The reduction in traffic flow affected the level of air pollution, and we found that the NO₂ concentration declined, while the AQI level had no significant change. Recent studies have shown that the key is to accelerate VOC emission reductions; this acceleration is expected to be achieved through the new emission standards for LDVs, and regional emission sources are expected to be simultaneously controlled to release the benefits of local traffic emission control, thereby improving the air quality [42]. The health benefits of the reduction in air pollution were proved significantly in a nationwide study [43]. A recent study also showed that the lockdown policy provided a good opportunity to test measures such as telecommuting, telemedicine, online business, and education [44]. These measures reduce people’s travel and contact and have beneficial impacts associated with the improvement of air pollution; thus, these measures may promote the development of smart cities.

We used a relative case–control DID method to study the real effect of the COVID-19 lockdown policy on air pollution levels and the associated mortality burden in the city of Shijiazhuang.
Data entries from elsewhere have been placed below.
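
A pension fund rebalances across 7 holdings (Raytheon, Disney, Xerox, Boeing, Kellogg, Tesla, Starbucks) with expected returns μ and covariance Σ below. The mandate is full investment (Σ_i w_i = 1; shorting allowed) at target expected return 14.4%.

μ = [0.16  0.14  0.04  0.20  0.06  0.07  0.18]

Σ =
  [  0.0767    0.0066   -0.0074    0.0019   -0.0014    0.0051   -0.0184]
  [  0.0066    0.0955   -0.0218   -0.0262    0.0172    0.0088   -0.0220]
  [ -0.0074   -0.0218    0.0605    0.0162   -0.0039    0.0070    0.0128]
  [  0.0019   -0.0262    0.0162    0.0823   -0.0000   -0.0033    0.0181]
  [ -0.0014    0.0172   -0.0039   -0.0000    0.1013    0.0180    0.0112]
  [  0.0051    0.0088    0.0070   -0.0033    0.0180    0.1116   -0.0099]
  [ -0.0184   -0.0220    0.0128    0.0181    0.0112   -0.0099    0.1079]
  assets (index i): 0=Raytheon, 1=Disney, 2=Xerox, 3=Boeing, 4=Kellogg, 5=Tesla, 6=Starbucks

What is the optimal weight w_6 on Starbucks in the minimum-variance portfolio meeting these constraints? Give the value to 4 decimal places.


p=Σ⁻¹μ = [2.3331  2.6488  0.6659  2.6380  -0.1370  0.5608  2.1503]
q=Σ⁻¹𝟙 = [15.4652  17.9929  19.0550  11.5132  5.4190  6.1158  11.3806]
a=μᵀp=1.716460  b=𝟙ᵀp=10.860009  c=𝟙ᵀq=86.941529  D=ac−b²=31.291863
λ₁=(c·0.144−b)/D = (86.941529·0.144−10.860009)/31.291863 = 0.053035
λ₂=(a−b·0.144)/D = (1.716460−10.860009·0.144)/31.291863 = 0.004877
w* = 0.053035·p + 0.004877·q:
  w_0 = 0.053035·2.3331 + 0.004877·15.4652 = 0.1992  (Raytheon)
  w_1 = 0.053035·2.6488 + 0.004877·17.9929 = 0.2282  (Disney)
  w_2 = 0.053035·0.6659 + 0.004877·19.0550 = 0.1283  (Xerox)
  w_3 = 0.053035·2.6380 + 0.004877·11.5132 = 0.1961  (Boeing)
  w_4 = 0.053035·-0.1370 + 0.004877·5.4190 = 0.0192  (Kellogg)
  w_5 = 0.053035·0.5608 + 0.004877·6.1158 = 0.0596  (Tesla)
  w_6 = 0.053035·2.1503 + 0.004877·11.3806 = 0.1695  (Starbucks)
Σw_i=1.0000  μᵀw=0.1440
σ²=wᵀΣw=λ₁·μ_p+λ₂ = 0.053035·0.144 + 0.004877 = 0.012514 ≈ 0.0125

0.1695


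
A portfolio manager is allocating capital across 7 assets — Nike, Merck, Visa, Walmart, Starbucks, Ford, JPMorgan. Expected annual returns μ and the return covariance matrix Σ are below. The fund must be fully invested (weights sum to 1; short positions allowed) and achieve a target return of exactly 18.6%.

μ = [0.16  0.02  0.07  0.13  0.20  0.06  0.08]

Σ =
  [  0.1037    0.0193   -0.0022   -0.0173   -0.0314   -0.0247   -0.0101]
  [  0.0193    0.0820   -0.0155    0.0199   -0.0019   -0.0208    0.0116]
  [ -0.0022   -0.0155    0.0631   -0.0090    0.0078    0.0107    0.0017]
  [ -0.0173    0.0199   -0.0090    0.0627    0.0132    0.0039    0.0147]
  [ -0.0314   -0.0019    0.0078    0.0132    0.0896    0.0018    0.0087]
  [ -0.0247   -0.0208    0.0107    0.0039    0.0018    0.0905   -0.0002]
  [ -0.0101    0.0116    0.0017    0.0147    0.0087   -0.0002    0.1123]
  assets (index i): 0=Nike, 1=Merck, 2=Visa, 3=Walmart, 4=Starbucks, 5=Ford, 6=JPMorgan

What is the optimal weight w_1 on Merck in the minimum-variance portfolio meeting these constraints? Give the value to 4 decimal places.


-0.2139

u=Σ⁻¹μ = [3.3007  -0.7068  0.8538  2.5383  2.8525  1.1355  0.5181]
v=Σ⁻¹𝟙 = [18.9340  10.7247  16.7544  14.8875  13.4440  15.8063  6.2840]
a=μᵀu=1.583784  b=𝟙ᵀu=10.492003  c=𝟙ᵀv=96.834817  D=ac−b²=43.283330
λ₁=(c·0.186−b)/D = (96.834817·0.186−10.492003)/43.283330 = 0.173722
λ₂=(a−b·0.186)/D = (1.583784−10.492003·0.186)/43.283330 = -0.008496
w* = 0.173722·u + -0.008496·v:
  w_0 = 0.173722·3.3007 + -0.008496·18.9340 = 0.4125  (Nike)
  w_1 = 0.173722·-0.7068 + -0.008496·10.7247 = -0.2139  (Merck)
  w_2 = 0.173722·0.8538 + -0.008496·16.7544 = 0.0060  (Visa)
  w_3 = 0.173722·2.5383 + -0.008496·14.8875 = 0.3145  (Walmart)
  w_4 = 0.173722·2.8525 + -0.008496·13.4440 = 0.3813  (Starbucks)
  w_5 = 0.173722·1.1355 + -0.008496·15.8063 = 0.0630  (Ford)
  w_6 = 0.173722·0.5181 + -0.008496·6.2840 = 0.0366  (JPMorgan)
Σw_i=1.0000  μᵀw=0.1860
σ²=wᵀΣw=λ₁·μ_p+λ₂ = 0.173722·0.186 + -0.008496 = 0.023816 ≈ 0.0238


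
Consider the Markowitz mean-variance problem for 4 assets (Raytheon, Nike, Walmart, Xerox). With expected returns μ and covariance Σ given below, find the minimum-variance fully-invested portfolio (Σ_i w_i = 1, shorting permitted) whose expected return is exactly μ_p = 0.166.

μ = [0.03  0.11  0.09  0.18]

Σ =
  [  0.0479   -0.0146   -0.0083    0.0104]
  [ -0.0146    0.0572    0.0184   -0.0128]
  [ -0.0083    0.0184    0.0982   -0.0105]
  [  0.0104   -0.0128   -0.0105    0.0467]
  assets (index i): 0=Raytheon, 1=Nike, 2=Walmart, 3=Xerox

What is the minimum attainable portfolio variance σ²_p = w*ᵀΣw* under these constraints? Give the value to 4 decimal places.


0.0237

u=Σ⁻¹μ = [0.6323  2.8337  0.9417  4.7020]
v=Σ⁻¹𝟙 = [25.1547  26.3197  10.0822  25.2922]
a=μᵀu=1.261799  b=𝟙ᵀu=9.109802  c=𝟙ᵀv=86.848800  D=ac−b²=26.597225
λ₁=(c·0.166−b)/D = (86.848800·0.166−9.109802)/26.597225 = 0.199536
λ₂=(a−b·0.166)/D = (1.261799−9.109802·0.166)/26.597225 = -0.009416
w* = 0.199536·u + -0.009416·v:
  w_0 = 0.199536·0.6323 + -0.009416·25.1547 = -0.1107  (Raytheon)
  w_1 = 0.199536·2.8337 + -0.009416·26.3197 = 0.3176  (Nike)
  w_2 = 0.199536·0.9417 + -0.009416·10.0822 = 0.0930  (Walmart)
  w_3 = 0.199536·4.7020 + -0.009416·25.2922 = 0.7001  (Xerox)
Σw_i=1.0000  μᵀw=0.1660
σ²=wᵀΣw=λ₁·μ_p+λ₂ = 0.199536·0.166 + -0.009416 = 0.023707 ≈ 0.0237


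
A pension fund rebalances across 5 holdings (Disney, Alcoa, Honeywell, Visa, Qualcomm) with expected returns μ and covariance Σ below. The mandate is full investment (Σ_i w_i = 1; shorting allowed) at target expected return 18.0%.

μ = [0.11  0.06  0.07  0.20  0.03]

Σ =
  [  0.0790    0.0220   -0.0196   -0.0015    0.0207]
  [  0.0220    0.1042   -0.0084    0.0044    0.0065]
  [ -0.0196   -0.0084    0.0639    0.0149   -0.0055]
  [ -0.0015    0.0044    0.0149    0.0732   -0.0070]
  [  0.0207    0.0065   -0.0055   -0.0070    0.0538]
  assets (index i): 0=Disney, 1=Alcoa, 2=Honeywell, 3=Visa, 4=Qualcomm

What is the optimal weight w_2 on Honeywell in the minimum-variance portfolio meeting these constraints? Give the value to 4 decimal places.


p=Σ⁻¹μ = [1.5400  0.2006  1.0256  2.5794  0.3813]
q=Σ⁻¹𝟙 = [11.1217  7.2445  18.8431  11.2266  16.8200]
a=μᵀp=0.780560  b=𝟙ᵀp=5.726982  c=𝟙ᵀq=65.255802  D=ac−b²=18.137773
λ₁=(c·0.180−b)/D = (65.255802·0.180−5.726982)/18.137773 = 0.331852
λ₂=(a−b·0.180)/D = (0.780560−5.726982·0.180)/18.137773 = -0.013800
w* = 0.331852·p + -0.013800·q:
  w_0 = 0.331852·1.5400 + -0.013800·11.1217 = 0.3576  (Disney)
  w_1 = 0.331852·0.2006 + -0.013800·7.2445 = -0.0334  (Alcoa)
  w_2 = 0.331852·1.0256 + -0.013800·18.8431 = 0.0803  (Honeywell)
  w_3 = 0.331852·2.5794 + -0.013800·11.2266 = 0.7011  (Visa)
  w_4 = 0.331852·0.3813 + -0.013800·16.8200 = -0.1056  (Qualcomm)
Σw_i=1.0000  μᵀw=0.1800
σ²=wᵀΣw=λ₁·μ_p+λ₂ = 0.331852·0.180 + -0.013800 = 0.045934 ≈ 0.0459

0.0803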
However, some limitations still exist. First, because Shijiazhuang was the only city with a COVID-19 outbreak during the study period, we could only include one city as an intervention group for this research, causing the external validity of the results to be limited to some extent. Second, we did not consider changes in residents’ behaviors caused by the lockdown policy. The regulations implemented during the lockdown policy limited the behaviors of individuals, such as going outside. At the same time, the fact that we applied the annual mortality rate to infer the daily mortality is not very appropriate for our study period because the daily mortality is usually higher than the annual ones. Thus, bias in our results may exist in some way when estimating the impact of the health benefits of lockdown policies. Multicity studies and population activity models with empirical evaluations of policy effects are needed in the future. Third, although this study controlled for confounders that do not vary with time and are individual (city geography, city industrial capacity, etc.), it may not control all potential confounders that could lead to uncertainty.

5. Conclusions

Our study found that the average daily concentrations of NO₂ and CO were reduced and the concentration of O₃ was elevated under the impact of the lockdown policy. The excess number of deaths per day caused by these three significantly changing pollutants decreased. Lockdown policies, such as restrictions on public health and gatherings, are effective in alleviating air pollution and reducing health risks.